INFRAESTRUTURA DE TRANSPORTE
O presidente da Fetranspor, Lelis Marcos Teixeira, destacou que os Jogos Olímpicos permitem que repensemos a infraestrutura de transporte.
– Mas essa infraestrutura não deve se restringir à Barra, ou às quatro regiões onde teremos os jogos. Ela tem que beneficiar todos os habitantes da cidade. Se possível também da região metropolitana. O transporte tem que ser fácil, acessível, democrático e que chegue com qualidade à maioria das pessoas e não apenas nos pontos onde serão realizados os jogos. Outro projeto previsto nos Jogos Olímpicos é o corredor “Linha C”, que liga a Barra a Deodoro. Um estudo sobre transportes na Zona Oeste chamou a atenção pelo número de habitantes da região: Santa Cruz, Campo Grande e Bangu tem, juntos, 1 milhão e 600 mil habitantes. É uma outra cidade dentro da cidade, uma outra realidade que precisa de um sistema de transporte que atenda a essa população.
Lelis Marcos Teixeira ressaltou que 75% do transporte no Rio é feito por ônibus.
– Encomendamos um projeto à equipe do arquiteto Jaime Lerner, ex-prefeito de Curitiba, onde se procura entender as características de cada bairro, possibilitando, por exemplo, o ressurgimento da Avenida Brasil.
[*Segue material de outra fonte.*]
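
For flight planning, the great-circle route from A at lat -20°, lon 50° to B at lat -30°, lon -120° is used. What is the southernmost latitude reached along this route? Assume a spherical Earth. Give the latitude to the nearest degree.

≈ -80°

The great circle lies in the plane with unit normal n̂ = (p₁ × p₂)/|p₁ × p₂|.
Here n̂_z ≈ -0.182; the vertex latitude is φ_max = arccos|n̂_z| ≈ 79.5°.
Check via Clairaut: cos φ_max = |cos φ₁| · sin C = cos(20.0°)·sin(168.8°) ≈ 0.182, again giving ≈ 79.5°.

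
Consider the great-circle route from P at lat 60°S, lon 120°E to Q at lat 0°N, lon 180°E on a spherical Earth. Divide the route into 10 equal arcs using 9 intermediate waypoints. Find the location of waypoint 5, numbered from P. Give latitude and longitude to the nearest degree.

≈ lat 33°S, lon 161°E

Write both endpoints as unit vectors p₁, p₂ with components (cos φ cos λ, cos φ sin λ, sin φ).
The central angle between the endpoints is δ = arccos(p₁·p₂) ≈ 1.318 rad (75.5°).
Interpolate at f = 5/10 with slerp weights a = sin((1−f)δ)/sin δ ≈ 0.632, b = sin(fδ)/sin δ ≈ 0.632.
p = a·p₁ + b·p₂ ≈ (-0.791, 0.274, -0.548); φ = arcsin(p_z) ≈ -33.21°, λ = atan2(p_y, p_x) ≈ 160.89°.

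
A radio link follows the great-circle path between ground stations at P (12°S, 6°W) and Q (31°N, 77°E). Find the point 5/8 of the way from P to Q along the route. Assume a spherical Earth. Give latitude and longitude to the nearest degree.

≈ (18°N, 42°E)

The haversine formula gives a central angle δ ≈ 1.576 rad (90.3°) between the endpoints.
Interpolate at f = 5/8 with slerp weights a = sin((1−f)δ)/sin δ ≈ 0.557, b = sin(fδ)/sin δ ≈ 0.833.
p = a·p₁ + b·p₂ ≈ (0.703, 0.639, 0.313); φ = arcsin(p_z) ≈ 18.26°, λ = atan2(p_y, p_x) ≈ 42.28°.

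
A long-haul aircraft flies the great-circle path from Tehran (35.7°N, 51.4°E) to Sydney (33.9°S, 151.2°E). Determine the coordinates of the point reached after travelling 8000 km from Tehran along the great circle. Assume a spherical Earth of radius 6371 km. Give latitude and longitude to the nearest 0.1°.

≈ (7.9°S, 112.4°E)

Write both endpoints as unit vectors p₁, p₂ with components (cos φ cos λ, cos φ sin λ, sin φ).
The central angle between the endpoints is δ = arccos(p₁·p₂) ≈ 2.027 rad (116.1°). The total great-circle distance is δ·R ≈ 2.027 × 6371 ≈ 12912 km, so the target fraction is f = 8000/12912 ≈ 0.620.
Interpolate at f ≈ 0.620 with slerp weights a = sin((1−f)δ)/sin δ ≈ 0.776, b = sin(fδ)/sin δ ≈ 1.059.
p = a·p₁ + b·p₂ ≈ (-0.377, 0.916, -0.138); φ = arcsin(p_z) ≈ -7.92°, λ = atan2(p_y, p_x) ≈ 112.37°.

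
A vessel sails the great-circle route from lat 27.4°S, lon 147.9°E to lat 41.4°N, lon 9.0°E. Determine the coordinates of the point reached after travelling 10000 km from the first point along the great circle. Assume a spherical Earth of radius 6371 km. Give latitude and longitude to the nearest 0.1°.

≈ lat 29.3°N, lon 74.9°E

Write both endpoints as unit vectors p₁, p₂ with components (cos φ cos λ, cos φ sin λ, sin φ).
The central angle between the endpoints is δ = arccos(p₁·p₂) ≈ 2.508 rad (143.7°). The total great-circle distance is δ·R ≈ 2.508 × 6371 ≈ 15981 km, so the target fraction is f = 10000/15981 ≈ 0.626.
Interpolate at f ≈ 0.626 with slerp weights a = sin((1−f)δ)/sin δ ≈ 1.364, b = sin(fδ)/sin δ ≈ 1.690.
p = a·p₁ + b·p₂ ≈ (0.227, 0.842, 0.490); φ = arcsin(p_z) ≈ 29.35°, λ = atan2(p_y, p_x) ≈ 74.94°.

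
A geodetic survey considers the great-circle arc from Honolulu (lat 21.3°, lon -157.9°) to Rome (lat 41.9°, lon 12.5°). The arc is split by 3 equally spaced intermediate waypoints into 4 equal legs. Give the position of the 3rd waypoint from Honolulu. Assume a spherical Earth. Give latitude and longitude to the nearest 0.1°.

The haversine formula gives a central angle δ ≈ 2.028 rad (116.2°) between the endpoints.
Interpolate at f = 3/4 with slerp weights a = sin((1−f)δ)/sin δ ≈ 0.541, b = sin(fδ)/sin δ ≈ 1.113.
p = a·p₁ + b·p₂ ≈ (0.342, -0.010, 0.940); φ = arcsin(p_z) ≈ 70.01°, λ = atan2(p_y, p_x) ≈ -1.73°.

≈ lat 70.0°, lon -1.7°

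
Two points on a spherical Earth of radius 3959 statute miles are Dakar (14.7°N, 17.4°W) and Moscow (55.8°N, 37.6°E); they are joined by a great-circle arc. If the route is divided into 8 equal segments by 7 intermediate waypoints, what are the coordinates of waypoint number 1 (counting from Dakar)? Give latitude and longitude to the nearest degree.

≈ 21°N, 13°W

The haversine formula gives a central angle δ ≈ 1.022 rad (58.6°) between the endpoints.
Interpolate at f = 1/8 with slerp weights a = sin((1−f)δ)/sin δ ≈ 0.914, b = sin(fδ)/sin δ ≈ 0.149.
p = a·p₁ + b·p₂ ≈ (0.910, -0.213, 0.355); φ = arcsin(p_z) ≈ 20.82°, λ = atan2(p_y, p_x) ≈ -13.18°.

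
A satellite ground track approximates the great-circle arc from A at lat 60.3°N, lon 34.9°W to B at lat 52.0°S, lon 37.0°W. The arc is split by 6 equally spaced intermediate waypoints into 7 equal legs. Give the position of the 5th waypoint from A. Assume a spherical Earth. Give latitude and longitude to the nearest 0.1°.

≈ lat 19.9°S, lon 36.4°W

The haversine formula gives a central angle δ ≈ 1.960 rad (112.3°) between the endpoints.
Interpolate at f = 5/7 with slerp weights a = sin((1−f)δ)/sin δ ≈ 0.574, b = sin(fδ)/sin δ ≈ 1.065.
p = a·p₁ + b·p₂ ≈ (0.757, -0.557, -0.341); φ = arcsin(p_z) ≈ -19.91°, λ = atan2(p_y, p_x) ≈ -36.36°.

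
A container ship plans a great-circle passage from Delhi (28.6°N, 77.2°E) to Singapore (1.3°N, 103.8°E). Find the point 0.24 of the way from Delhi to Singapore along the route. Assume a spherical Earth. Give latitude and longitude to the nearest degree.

≈ (22°N, 84°E)

Convert each endpoint to a unit vector on the sphere (x = cos φ cos λ, y = cos φ sin λ, z = sin φ).
The central angle between the endpoints is δ = arccos(p₁·p₂) ≈ 0.651 rad (37.3°).
Interpolate at f = 0.24 with slerp weights a = sin((1−f)δ)/sin δ ≈ 0.784, b = sin(fδ)/sin δ ≈ 0.257.
p = a·p₁ + b·p₂ ≈ (0.091, 0.920, 0.381); φ = arcsin(p_z) ≈ 22.39°, λ = atan2(p_y, p_x) ≈ 84.34°.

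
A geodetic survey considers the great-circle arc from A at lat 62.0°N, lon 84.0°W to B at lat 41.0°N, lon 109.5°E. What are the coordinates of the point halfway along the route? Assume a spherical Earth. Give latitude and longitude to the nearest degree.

≈ lat 78°N, lon 130°E

Write both endpoints as unit vectors p₁, p₂ with components (cos φ cos λ, cos φ sin λ, sin φ).
The central angle between the endpoints is δ = arccos(p₁·p₂) ≈ 1.334 rad (76.4°).
Interpolate at f = 1/2 with slerp weights a = sin((1−f)δ)/sin δ ≈ 0.636, b = sin(fδ)/sin δ ≈ 0.636.
p = a·p₁ + b·p₂ ≈ (-0.129, 0.156, 0.979); φ = arcsin(p_z) ≈ 78.34°, λ = atan2(p_y, p_x) ≈ 129.68°.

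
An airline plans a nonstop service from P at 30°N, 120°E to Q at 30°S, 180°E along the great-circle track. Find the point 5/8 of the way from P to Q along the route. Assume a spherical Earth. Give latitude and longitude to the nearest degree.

Convert each endpoint to a unit vector on the sphere (x = cos φ cos λ, y = cos φ sin λ, z = sin φ).
The central angle between the endpoints is δ = arccos(p₁·p₂) ≈ 1.445 rad (82.8°).
Interpolate at f = 5/8 with slerp weights a = sin((1−f)δ)/sin δ ≈ 0.520, b = sin(fδ)/sin δ ≈ 0.792.
p = a·p₁ + b·p₂ ≈ (-0.911, 0.390, -0.136); φ = arcsin(p_z) ≈ -7.81°, λ = atan2(p_y, p_x) ≈ 156.82°.

≈ 8°S, 157°E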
Um projeto que pudesse recuperar partes da cidade, integrando o planejamento urbano ao planejamento de transporte, e não a projetos isolados.
A professora da Coppe Milena Bodmer disse que o transporte não se justifica por si próprio, mas que existe porque existem atividades econômicas na cidade.
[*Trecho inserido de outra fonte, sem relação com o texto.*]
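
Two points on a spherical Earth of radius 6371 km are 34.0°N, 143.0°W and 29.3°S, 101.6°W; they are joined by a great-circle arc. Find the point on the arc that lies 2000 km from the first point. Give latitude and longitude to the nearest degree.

≈ 19°N, 132°W

Convert each endpoint to a unit vector on the sphere (x = cos φ cos λ, y = cos φ sin λ, z = sin φ).
The central angle between the endpoints is δ = arccos(p₁·p₂) ≈ 1.299 rad (74.4°). The total great-circle distance is δ·R ≈ 1.299 × 6371 ≈ 8275 km, so the target fraction is f = 2000/8275 ≈ 0.242.
Interpolate at f ≈ 0.242 with slerp weights a = sin((1−f)δ)/sin δ ≈ 0.865, b = sin(fδ)/sin δ ≈ 0.321.
p = a·p₁ + b·p₂ ≈ (-0.629, -0.705, 0.327); φ = arcsin(p_z) ≈ 19.08°, λ = atan2(p_y, p_x) ≈ -131.72°.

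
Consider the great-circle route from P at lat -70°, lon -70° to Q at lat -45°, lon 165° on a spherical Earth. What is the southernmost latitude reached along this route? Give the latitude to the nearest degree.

≈ -77°

The great circle lies in the plane with unit normal n̂ = (p₁ × p₂)/|p₁ × p₂|.
Here n̂_z ≈ -0.233; the vertex latitude is φ_max = arccos|n̂_z| ≈ 76.5°.
Check via Clairaut: cos φ_max = |cos φ₁| · sin C = cos(70.0°)·sin(137.1°) ≈ 0.233, again giving ≈ 76.5°.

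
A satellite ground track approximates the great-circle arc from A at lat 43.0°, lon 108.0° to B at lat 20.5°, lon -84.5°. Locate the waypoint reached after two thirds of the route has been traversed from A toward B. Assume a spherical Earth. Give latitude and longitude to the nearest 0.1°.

≈ lat 58.0°, lon -96.4°

Convert each endpoint to a unit vector on the sphere (x = cos φ cos λ, y = cos φ sin λ, z = sin φ).
The central angle between the endpoints is δ = arccos(p₁·p₂) ≈ 2.015 rad (115.5°).
Interpolate at f = 2/3 with slerp weights a = sin((1−f)δ)/sin δ ≈ 0.689, b = sin(fδ)/sin δ ≈ 1.079.
p = a·p₁ + b·p₂ ≈ (-0.059, -0.527, 0.848); φ = arcsin(p_z) ≈ 58.00°, λ = atan2(p_y, p_x) ≈ -96.38°.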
– Em relação ao projeto, gostaria de dar os parabéns ao Comitê Olímpico. O projeto traz uma serie de elementos estruturantes que pensam no planejamento estratégico da metrópole. Há um compromisso claro de executar. Não se pode parar, nem atrasar. Esse plano nos propicia a grande oportunidade de elaborar a primeira fase daquilo que desejaríamos como modelo para a região metropolitana. Dois princípios deveriam ser seguidos: pensar na mobilidade urbana sustentável e desenvolver novos modelos de gestão.